5 Border-line Genius Ways Large Churches Streamline Operations

Posted by Samantha Decker



We love finding ways to streamline internal processes, especially if it’s a larger church. While the term "streamlining" seems to have more to do with business, it's completely applicable to churches, too. When you think about it, churches actually do run like businesses. And any business that wants to make fewer errors and prevent project delays should work on streamlining their operations.

In order to save you time from having to do the research yourself, we've shared 5 border-line genius ways that real churches streamline their operations.

Implementing Internal Request Forms

Let's face it, even people you work with at church can be inconsiderate of your time. Even though members of the church leadership team don't mean to disrespect your workload, there are many times you have gotten the short end of the stick. Because your skills are needed to help further the church mission, you usually tend to say 'yes' more than you say 'no' and this can cause a lot of stress, especially when there are deadlines to meet.

The good news is, you can prevent those last minute “Hey! Glad I ran into you. Can you get this done this week?” problems. Not convinced? Then try implementing an internal request form to see just how much it helps. This handy dandy communications tool can be a lifesaver when it comes to increasing your efficiency and collaborating with the rest of your team.

Using Chat to Reach Coworkers Quickly

When email first arrived on the scene, it was a quick and convenient way to communicate with someone. But times have changed and although email still has its place, you need to find ways to avoid having an email exchange ordeal that can suck up your time in a hurry. This is where using chat comes in.
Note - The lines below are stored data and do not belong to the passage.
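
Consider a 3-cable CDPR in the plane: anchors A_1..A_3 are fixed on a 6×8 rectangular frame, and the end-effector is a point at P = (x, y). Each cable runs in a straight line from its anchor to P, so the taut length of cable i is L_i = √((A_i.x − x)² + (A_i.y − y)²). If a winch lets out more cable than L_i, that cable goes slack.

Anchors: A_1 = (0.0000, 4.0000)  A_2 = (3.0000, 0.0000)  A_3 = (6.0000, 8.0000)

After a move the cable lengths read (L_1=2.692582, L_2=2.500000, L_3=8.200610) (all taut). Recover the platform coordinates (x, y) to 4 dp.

circle eqns → linear via eq_j − eq_1; set k_j = A_j·A_j − L_j²
k_1 = 0.0000+16.0000−7.2500 = 8.7500
-6.0000·x + 8.0000·y = k_1−k_2 = 6.0000
-12.0000·x − 8.0000·y = k_1−k_3 = -24.0000
solve first two rows → x=1.0000, y=1.5000

(1.0000, 1.5000)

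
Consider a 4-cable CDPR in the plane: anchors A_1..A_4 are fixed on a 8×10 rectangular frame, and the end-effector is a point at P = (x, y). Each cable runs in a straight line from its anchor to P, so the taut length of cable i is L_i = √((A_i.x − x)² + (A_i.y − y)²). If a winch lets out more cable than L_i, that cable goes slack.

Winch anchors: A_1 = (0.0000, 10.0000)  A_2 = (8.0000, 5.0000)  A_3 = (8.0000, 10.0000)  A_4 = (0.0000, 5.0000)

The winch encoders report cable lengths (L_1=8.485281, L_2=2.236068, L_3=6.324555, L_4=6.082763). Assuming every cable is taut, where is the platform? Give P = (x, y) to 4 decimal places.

each cable: (A_i−P)·(A_i−P) = L_i²; let q_i = ‖A_i‖²−L_i²
q_1 = 0.0000+100.0000−72.0000 = 28.0000
row 1: -16.0000x + 10.0000y = -56.0000  (q_2=84.0000)
row 2: -16.0000x + 0.0000y = -96.0000  (q_3=124.0000)
row 3: 0.0000x + 10.0000y = 40.0000  (q_4=-12.0000)
Cramer on rows 1–2 → x = 6.0000, y = 4.0000
check cable 4: ‖A_4−P‖² = 37.0000 ≈ L_4² = 37.0000 ✓

(6.0000, 4.0000)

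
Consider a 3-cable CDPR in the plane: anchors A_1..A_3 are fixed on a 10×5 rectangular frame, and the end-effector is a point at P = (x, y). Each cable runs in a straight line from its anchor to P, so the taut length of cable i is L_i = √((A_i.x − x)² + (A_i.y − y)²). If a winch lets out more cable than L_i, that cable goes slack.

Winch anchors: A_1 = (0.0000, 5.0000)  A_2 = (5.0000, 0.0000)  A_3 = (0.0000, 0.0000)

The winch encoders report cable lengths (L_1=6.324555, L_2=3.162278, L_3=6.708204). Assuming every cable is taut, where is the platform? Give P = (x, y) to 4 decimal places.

(6.0000, 3.0000)

expand ‖A_i−P‖²=L_i² and subtract eq 1 (c_i ≔ ‖A_i‖²−L_i²)
c_1 = 0.0000+25.0000−40.0000 = -15.0000
eq1−eq2 → [-10.0000  10.0000]·P = -30.0000
eq1−eq3 → [0.0000  10.0000]·P = 30.0000
2×2 solve → P = (6.0000, 3.0000)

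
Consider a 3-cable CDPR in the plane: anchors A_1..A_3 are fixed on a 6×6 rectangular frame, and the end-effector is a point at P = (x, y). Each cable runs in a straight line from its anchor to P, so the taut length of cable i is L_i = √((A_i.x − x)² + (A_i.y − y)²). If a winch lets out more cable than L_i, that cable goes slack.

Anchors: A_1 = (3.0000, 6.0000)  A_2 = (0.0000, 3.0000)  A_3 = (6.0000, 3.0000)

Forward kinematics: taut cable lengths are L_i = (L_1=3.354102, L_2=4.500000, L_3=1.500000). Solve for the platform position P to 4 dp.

expand ‖A_i−P‖²=L_i² and subtract eq 1 (q_i ≔ ‖A_i‖²−L_i²)
q_1 = 9.0000+36.0000−11.2500 = 33.7500
eq1−eq2 → [6.0000  6.0000]·P = 45.0000
eq1−eq3 → [-6.0000  6.0000]·P = -9.0000
2×2 solve → P = (4.5000, 3.0000)

(4.5000, 3.0000)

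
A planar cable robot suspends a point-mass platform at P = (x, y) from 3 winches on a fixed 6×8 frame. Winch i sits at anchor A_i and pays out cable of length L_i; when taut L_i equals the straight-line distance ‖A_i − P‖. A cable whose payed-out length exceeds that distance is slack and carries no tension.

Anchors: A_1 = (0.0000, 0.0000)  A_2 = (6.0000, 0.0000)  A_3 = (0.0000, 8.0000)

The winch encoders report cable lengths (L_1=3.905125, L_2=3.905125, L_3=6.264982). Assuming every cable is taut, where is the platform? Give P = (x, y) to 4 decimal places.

(3.0000, 2.5000)

circle eqns → linear via eq_j − eq_1; set k_j = A_j·A_j − L_j²
k_1 = 0.0000+0.0000−15.2500 = -15.2500
-12.0000·x + 0.0000·y = k_1−k_2 = -36.0000
0.0000·x − 16.0000·y = k_1−k_3 = -40.0000
solve first two rows → x=3.0000, y=2.5000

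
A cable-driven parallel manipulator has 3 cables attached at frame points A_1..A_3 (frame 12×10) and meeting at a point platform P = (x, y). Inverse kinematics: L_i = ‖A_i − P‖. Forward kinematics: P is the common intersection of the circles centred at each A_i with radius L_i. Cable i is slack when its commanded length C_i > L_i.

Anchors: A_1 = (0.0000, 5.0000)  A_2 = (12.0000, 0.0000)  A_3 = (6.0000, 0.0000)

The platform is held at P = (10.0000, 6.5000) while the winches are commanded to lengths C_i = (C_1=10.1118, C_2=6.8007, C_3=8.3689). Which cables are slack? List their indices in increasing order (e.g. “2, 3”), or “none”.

i=1: geometric 10.1119 vs commanded 10.1118 ⇒ taut
i=2: geometric 6.8007 vs commanded 6.8007 ⇒ taut
i=3: geometric 7.6322 vs commanded 8.3689 ⇒ slack

3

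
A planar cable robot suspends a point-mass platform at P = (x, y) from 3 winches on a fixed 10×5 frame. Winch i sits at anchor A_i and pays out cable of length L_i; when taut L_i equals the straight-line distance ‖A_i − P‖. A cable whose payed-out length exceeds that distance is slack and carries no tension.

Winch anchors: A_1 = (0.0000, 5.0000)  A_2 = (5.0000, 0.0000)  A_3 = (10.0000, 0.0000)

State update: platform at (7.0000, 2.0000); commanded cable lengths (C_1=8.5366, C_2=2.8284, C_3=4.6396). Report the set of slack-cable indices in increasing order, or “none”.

1, 3

cable 1: √((-7.0000)²+(3.0000)²)=7.6158, C_1=8.5366: slack
cable 2: √((-2.0000)²+(-2.0000)²)=2.8284, C_2=2.8284: taut
cable 3: √((3.0000)²+(-2.0000)²)=3.6056, C_3=4.6396: slack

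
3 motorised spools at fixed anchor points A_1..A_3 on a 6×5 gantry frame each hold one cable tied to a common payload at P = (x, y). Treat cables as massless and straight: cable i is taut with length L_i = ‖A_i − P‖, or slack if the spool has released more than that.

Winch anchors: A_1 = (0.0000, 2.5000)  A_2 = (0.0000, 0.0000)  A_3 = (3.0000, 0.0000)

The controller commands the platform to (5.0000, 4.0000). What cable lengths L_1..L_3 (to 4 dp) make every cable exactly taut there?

cable 1: Δx=-5.0000, Δy=-1.5000; L_1 = √(Δx²+Δy²) = 5.2202
cable 2: Δx=-5.0000, Δy=-4.0000; L_2 = √(Δx²+Δy²) = 6.4031
cable 3: Δx=-2.0000, Δy=-4.0000; L_3 = √(Δx²+Δy²) = 4.4721

(5.2202, 6.4031, 4.4721)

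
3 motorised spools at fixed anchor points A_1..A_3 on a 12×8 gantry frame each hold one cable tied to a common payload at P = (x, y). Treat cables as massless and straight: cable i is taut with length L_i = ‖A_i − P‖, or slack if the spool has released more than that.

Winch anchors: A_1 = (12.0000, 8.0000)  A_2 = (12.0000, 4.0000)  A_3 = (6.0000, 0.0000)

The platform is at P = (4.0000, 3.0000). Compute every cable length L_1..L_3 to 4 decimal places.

(9.4340, 8.0623, 3.6056)

cable 1: Δx=8.0000, Δy=5.0000; L_1 = √(Δx²+Δy²) = 9.4340
cable 2: Δx=8.0000, Δy=1.0000; L_2 = √(Δx²+Δy²) = 8.0623
cable 3: Δx=2.0000, Δy=-3.0000; L_3 = √(Δx²+Δy²) = 3.6056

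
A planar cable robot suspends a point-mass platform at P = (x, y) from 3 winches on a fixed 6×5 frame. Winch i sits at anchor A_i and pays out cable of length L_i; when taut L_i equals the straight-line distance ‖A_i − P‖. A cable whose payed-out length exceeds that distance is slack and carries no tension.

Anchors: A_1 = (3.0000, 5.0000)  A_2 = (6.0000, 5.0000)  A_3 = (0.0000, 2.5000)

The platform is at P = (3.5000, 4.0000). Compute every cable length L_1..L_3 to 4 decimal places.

(1.1180, 2.6926, 3.8079)

L_1 = √((3.0000−3.5000)² + (5.0000−4.0000)²) = 1.1180
L_2 = √((6.0000−3.5000)² + (5.0000−4.0000)²) = 2.6926
L_3 = √((0.0000−3.5000)² + (2.5000−4.0000)²) = 3.8079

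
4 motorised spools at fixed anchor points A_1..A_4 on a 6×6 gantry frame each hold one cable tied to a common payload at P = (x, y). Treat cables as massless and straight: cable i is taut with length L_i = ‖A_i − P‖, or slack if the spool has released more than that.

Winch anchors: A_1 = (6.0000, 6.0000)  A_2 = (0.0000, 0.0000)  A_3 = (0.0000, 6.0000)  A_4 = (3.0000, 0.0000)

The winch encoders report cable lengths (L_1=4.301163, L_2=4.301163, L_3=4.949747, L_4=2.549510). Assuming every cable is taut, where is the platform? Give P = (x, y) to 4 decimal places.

(3.5000, 2.5000)

circle eqns → linear via eq_j − eq_1; set k_j = A_j·A_j − L_j²
k_1 = 36.0000+36.0000−18.5000 = 53.5000
12.0000·x + 12.0000·y = k_1−k_2 = 72.0000
12.0000·x + 0.0000·y = k_1−k_3 = 42.0000
6.0000·x + 12.0000·y = k_1−k_4 = 51.0000
solve first two rows → x=3.5000, y=2.5000
check cable 4: ‖A_4−P‖² = 6.5000 ≈ L_4² = 6.5000 ✓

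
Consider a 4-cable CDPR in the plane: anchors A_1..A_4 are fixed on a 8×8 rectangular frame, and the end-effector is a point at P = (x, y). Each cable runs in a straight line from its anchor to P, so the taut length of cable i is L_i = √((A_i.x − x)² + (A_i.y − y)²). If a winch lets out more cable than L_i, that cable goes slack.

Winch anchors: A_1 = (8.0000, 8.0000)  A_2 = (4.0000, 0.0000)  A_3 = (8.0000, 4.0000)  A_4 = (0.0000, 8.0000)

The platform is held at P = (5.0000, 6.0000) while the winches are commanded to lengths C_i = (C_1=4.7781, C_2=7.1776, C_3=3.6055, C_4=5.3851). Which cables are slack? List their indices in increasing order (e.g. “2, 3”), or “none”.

i=1: geometric 3.6056 vs commanded 4.7781 ⇒ slack
i=2: geometric 6.0828 vs commanded 7.1776 ⇒ slack
i=3: geometric 3.6056 vs commanded 3.6055 ⇒ taut
i=4: geometric 5.3852 vs commanded 5.3851 ⇒ taut

1, 2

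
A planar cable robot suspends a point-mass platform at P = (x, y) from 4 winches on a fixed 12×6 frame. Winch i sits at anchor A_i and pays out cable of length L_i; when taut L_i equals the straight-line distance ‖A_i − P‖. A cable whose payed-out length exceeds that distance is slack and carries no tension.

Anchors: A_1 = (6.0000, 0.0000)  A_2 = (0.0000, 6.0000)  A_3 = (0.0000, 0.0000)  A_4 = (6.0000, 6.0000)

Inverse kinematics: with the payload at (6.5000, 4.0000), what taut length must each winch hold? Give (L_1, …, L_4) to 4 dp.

cable 1: Δx=-0.5000, Δy=-4.0000; L_1 = √(Δx²+Δy²) = 4.0311
cable 2: Δx=-6.5000, Δy=2.0000; L_2 = √(Δx²+Δy²) = 6.8007
cable 3: Δx=-6.5000, Δy=-4.0000; L_3 = √(Δx²+Δy²) = 7.6322
cable 4: Δx=-0.5000, Δy=2.0000; L_4 = √(Δx²+Δy²) = 2.0616

(4.0311, 6.8007, 7.6322, 2.0616)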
When you need to get a hold of someone for a quick question or conversation, here are some great chat tools to try:

  • Slack
  • HipChat
  • Twist
  • Flock
  • Ryver

Using chat also eliminates the need for trying to set up a meeting (or two), excessive emails, texts, and phone calls.
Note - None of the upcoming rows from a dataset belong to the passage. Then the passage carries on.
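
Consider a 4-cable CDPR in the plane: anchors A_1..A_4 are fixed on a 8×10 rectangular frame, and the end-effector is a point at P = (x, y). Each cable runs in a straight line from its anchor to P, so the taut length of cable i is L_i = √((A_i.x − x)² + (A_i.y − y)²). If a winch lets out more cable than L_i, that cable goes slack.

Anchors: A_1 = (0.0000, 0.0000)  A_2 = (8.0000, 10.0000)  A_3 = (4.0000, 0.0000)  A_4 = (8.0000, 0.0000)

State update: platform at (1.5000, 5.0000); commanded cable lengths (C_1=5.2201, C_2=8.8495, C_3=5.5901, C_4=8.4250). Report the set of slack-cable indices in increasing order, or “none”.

2, 4

i=1: geometric 5.2202 vs commanded 5.2201 ⇒ taut
i=2: geometric 8.2006 vs commanded 8.8495 ⇒ slack
i=3: geometric 5.5902 vs commanded 5.5901 ⇒ taut
i=4: geometric 8.2006 vs commanded 8.4250 ⇒ slack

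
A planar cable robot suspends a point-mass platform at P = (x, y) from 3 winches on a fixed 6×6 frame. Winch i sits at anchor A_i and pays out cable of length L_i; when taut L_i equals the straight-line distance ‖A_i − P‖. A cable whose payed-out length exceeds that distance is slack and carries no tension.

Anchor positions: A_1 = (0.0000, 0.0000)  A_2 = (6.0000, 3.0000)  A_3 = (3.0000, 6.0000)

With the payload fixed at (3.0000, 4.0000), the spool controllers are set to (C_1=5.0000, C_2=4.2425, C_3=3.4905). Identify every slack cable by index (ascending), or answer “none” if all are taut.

cable 1: L_1 = ‖A_1−P‖ = 5.0000;  C_1 = 5.0000 → taut
cable 2: L_2 = ‖A_2−P‖ = 3.1623;  C_2 = 4.2425 → slack
cable 3: L_3 = ‖A_3−P‖ = 2.0000;  C_3 = 3.4905 → slack

2, 3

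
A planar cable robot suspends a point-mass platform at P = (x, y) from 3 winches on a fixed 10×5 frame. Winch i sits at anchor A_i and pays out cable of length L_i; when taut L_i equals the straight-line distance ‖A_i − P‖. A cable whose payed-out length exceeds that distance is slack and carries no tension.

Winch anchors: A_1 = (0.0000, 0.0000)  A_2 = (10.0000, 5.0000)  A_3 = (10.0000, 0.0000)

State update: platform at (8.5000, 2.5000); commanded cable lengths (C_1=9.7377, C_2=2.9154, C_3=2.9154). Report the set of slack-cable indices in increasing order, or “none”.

1

cable 1: √((-8.5000)²+(-2.5000)²)=8.8600, C_1=9.7377: slack
cable 2: √((1.5000)²+(2.5000)²)=2.9155, C_2=2.9154: taut
cable 3: √((1.5000)²+(-2.5000)²)=2.9155, C_3=2.9154: taut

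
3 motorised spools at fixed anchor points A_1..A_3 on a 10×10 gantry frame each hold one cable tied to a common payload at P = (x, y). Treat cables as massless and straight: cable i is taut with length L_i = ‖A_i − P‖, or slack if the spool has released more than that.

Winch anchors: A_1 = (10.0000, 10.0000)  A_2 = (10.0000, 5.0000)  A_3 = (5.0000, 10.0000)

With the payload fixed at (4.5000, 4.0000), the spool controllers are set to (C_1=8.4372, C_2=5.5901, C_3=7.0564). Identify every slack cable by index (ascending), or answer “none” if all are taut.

1, 3

i=1: geometric 8.1394 vs commanded 8.4372 ⇒ slack
i=2: geometric 5.5902 vs commanded 5.5901 ⇒ taut
i=3: geometric 6.0208 vs commanded 7.0564 ⇒ slack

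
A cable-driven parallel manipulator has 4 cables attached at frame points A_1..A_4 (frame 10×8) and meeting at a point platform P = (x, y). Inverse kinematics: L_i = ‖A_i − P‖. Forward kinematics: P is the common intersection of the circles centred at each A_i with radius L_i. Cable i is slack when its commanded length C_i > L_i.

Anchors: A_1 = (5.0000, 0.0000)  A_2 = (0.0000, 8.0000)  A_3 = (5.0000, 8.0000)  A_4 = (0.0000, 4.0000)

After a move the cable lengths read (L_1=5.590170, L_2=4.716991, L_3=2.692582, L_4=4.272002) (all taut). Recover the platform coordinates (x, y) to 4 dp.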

Having One Longer Weekly Meeting

Rarely does anyone do a happy dance every time they get to go to a meeting. Even though they can be fruitful, meetings often take place at the worst time possible when you're in the middle of a zillion projects and you have deadlines looming around the corner. And just when it seems like you just attended one, you're reminded of the next one starting in a couple of minutes.

A simple, streamlining solution is to hold just one longer weekly meeting that covers the plan/goals for the week. This will eliminate having to hold several short meetings throughout the week that break up the workflow.

Scheduling Social Media Ahead of Time

You don't want to be pressured to come up with content for your social media every. single. day. Not only would it be burdenson, but it could also prevent your creative juices from  flowing (it happens from time to time, even to the best of creatives). Instead, you can take a couple of hours once or twice a week and write up and schedule all your social media posts ahead of time. You can also monitor and schedule different platforms all in the same place with social media management (SMM) tools like Hootsuite, Sendible, and Buffer.

Learning to Use Project Management Software

Yes, we know that learning how to use project management software can be a pain and is oftentimes a long ordeal. But if you really want to streamline your operations and run things more efficiently, it's worth it in the end. Some of the best project management software out there includes:

  • Basecamp (What we use)
  • Teamwork Projects
  • ActiveCollab
  • Trello
  • Freedcamp

Besides helping you to collaborate with team members in real-time, project management software requires the use of documentation which can be beneficial for creating systems that allow for transparency and accountability. Other advantages of using project management software include: creating forecasts, tracking budgets, and keeping tasks on schedule.